Calculating Flow through a Surface with a Given Vector Field and Normal Vector

[Lindsayyyy]

Homework Statement

given is the following field $$F(x,y,z)=(y,xz,0)$$ (F is a vector field) and the borders of the surface are: $$0<x<1 ;y=x ; 0<z<1$$ the < should be less equal but I don't know how to do the sign in latex, sorry. The normal vector is given as $$n=(a,b,c); b<0$$

I shall calculate the flow through the surface

Homework Equations

the formula for the flow, can't type in in latex, sorry, but I think you know which one I mean (flow= integral F*n*dS)

The Attempt at a Solution

I need to find my dS, problem here I have, I don't know how to do this exactly.
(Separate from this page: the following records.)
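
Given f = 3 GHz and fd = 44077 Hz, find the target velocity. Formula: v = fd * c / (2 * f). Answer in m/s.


v = 44077 * 3e8 / (2 * 3000000000.0) = 2203.9 m/s

2203.9 m/s


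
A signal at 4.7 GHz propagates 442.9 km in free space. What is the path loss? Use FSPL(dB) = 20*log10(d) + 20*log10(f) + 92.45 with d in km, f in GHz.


20*log10(442.9) = 52.93
20*log10(4.7) = 13.44
FSPL = 158.8 dB

158.8 dB


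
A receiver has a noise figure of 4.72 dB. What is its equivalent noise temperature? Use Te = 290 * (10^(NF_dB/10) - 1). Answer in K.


NF_lin = 10^(4.72/10) = 2.964831
Te = 290 * (2.964831 - 1) = 569.8 K

569.8 K


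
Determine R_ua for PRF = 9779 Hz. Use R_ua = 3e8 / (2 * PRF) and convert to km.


R_ua = 3e8 / (2 * 9779) = 15339.0 m = 15.3 km

15.3 km


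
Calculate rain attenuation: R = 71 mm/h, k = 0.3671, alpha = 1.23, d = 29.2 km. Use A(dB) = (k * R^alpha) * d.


gamma = 0.3671 * 71^1.23 = 69.475576 dB/km
A = 69.475576 * 29.2 = 2028.69 dB

2028.69 dB


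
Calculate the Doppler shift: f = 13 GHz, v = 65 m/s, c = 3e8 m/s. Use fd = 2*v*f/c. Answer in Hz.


fd = 2 * 65 * 13000000000.0 / 3e8 = 5633.3 Hz

5633.3 Hz


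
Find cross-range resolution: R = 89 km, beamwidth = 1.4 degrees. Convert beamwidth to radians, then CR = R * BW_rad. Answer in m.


BW_rad = 0.02443461
CR = 89000 * 0.02443461 = 2174.7 m

2174.7 m


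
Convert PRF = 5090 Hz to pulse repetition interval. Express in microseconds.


PRI = 1/5090 = 0.0001964637 s = 196.5 us

196.5 us


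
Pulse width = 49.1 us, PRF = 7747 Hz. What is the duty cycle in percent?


DC = 49.1e-6 * 7747 * 100 = 38.04%

38.04%


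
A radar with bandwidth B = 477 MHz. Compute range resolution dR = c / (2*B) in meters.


dR = 3e8 / (2 * 477000000.0) = 0.31 m

0.31 m


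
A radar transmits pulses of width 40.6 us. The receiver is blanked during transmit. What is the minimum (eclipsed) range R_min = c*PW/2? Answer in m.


R_min = 3e8 * 40.6e-6 / 2 = 6090.0 m

6090.0 m


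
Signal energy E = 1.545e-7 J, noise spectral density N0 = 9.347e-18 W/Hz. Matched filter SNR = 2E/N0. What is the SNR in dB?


SNR_lin = 2 * 1.545e-7 / 9.347e-18 = 3.306e10
SNR_dB = 10*log10(3.306e10) = 105.2 dB

105.2 dB


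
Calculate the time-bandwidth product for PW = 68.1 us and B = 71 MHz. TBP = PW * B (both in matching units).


TBP = 68.1 * 71 = 4835.1

4835.1


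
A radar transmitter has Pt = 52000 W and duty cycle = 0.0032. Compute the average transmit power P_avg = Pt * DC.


P_avg = 52000 * 0.0032 = 166.4 W

166.4 W


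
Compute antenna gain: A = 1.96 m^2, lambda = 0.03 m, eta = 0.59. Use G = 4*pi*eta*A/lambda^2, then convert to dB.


G_linear = 4*pi*0.59*1.96/0.03^2 = 16146.39
G_dB = 10*log10(16146.39) = 42.1 dB

42.1 dB


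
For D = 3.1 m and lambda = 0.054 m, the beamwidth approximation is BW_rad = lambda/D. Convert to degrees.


BW_rad = 0.054 / 3.1 = 0.017419
BW_deg = 1.0 degrees

1.0 degrees


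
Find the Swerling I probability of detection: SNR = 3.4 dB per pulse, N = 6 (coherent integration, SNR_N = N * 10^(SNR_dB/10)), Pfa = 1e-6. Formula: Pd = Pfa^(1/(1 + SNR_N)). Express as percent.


SNR_lin = 10^(3.4/10) = 2.18776
SNR_N = 6 * 2.18776 = 13.12656
1/(1 + SNR_N) = 1/14.12656 = 0.0707886
Pd = (1e-6)^0.0707886 = 0.37607
Pd = 37.6%

37.6%


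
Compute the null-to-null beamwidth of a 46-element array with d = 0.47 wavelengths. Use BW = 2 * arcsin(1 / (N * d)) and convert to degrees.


1/(N*d) = 1/(46*0.47) = 0.046253
BW = 2*arcsin(0.046253) = 5.3 degrees

5.3 degrees


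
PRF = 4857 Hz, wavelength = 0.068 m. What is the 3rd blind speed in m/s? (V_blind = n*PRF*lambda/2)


V_blind = 3 * 4857 * 0.068 / 2 = 495.4 m/s

495.4 m/s


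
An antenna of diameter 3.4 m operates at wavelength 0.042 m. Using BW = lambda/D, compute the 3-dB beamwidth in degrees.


BW_rad = 0.042 / 3.4 = 0.012353
BW_deg = 0.71 degrees

0.71 degrees


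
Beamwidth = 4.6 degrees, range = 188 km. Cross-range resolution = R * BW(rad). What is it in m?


BW_rad = 0.080285146
CR = 188000 * 0.080285146 = 15093.6 m

15093.6 m


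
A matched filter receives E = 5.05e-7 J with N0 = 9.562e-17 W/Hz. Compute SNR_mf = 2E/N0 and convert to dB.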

I tried to parametrize it, but I'm not sure how to do it, because I have a function in my borders. So I think y max equals 1 because of the requirements for x. Can anyone help me?

 

[Quinzio]

If you try to use $y=x$ anywhere you can, it will be all quite simple.
Which parametrization did you try ?

 

[Lindsayyyy]

I tried x,x,z not sure though.

 

[HallsofIvy]

That surface itself is defined by y= x. The position vector for any point on that surface is r(x, z)= <x, x, z>. Two tangent vectors, at any point are r_x= < 1, 1, 0> and another is r_z= <0, 0, 1>. The vector differential of surface area is given by $d\vec{S}= \vec{v_s}\times\vec{v_t} dsdt$. Write your vector function in terms of s and t and integrate the dot product $\vec{F}\cdot d\vec{S}$

 

[Lindsayyyy]

Thank you very much, that's what I did after I got the parametrisation. I wasn't sure about it though.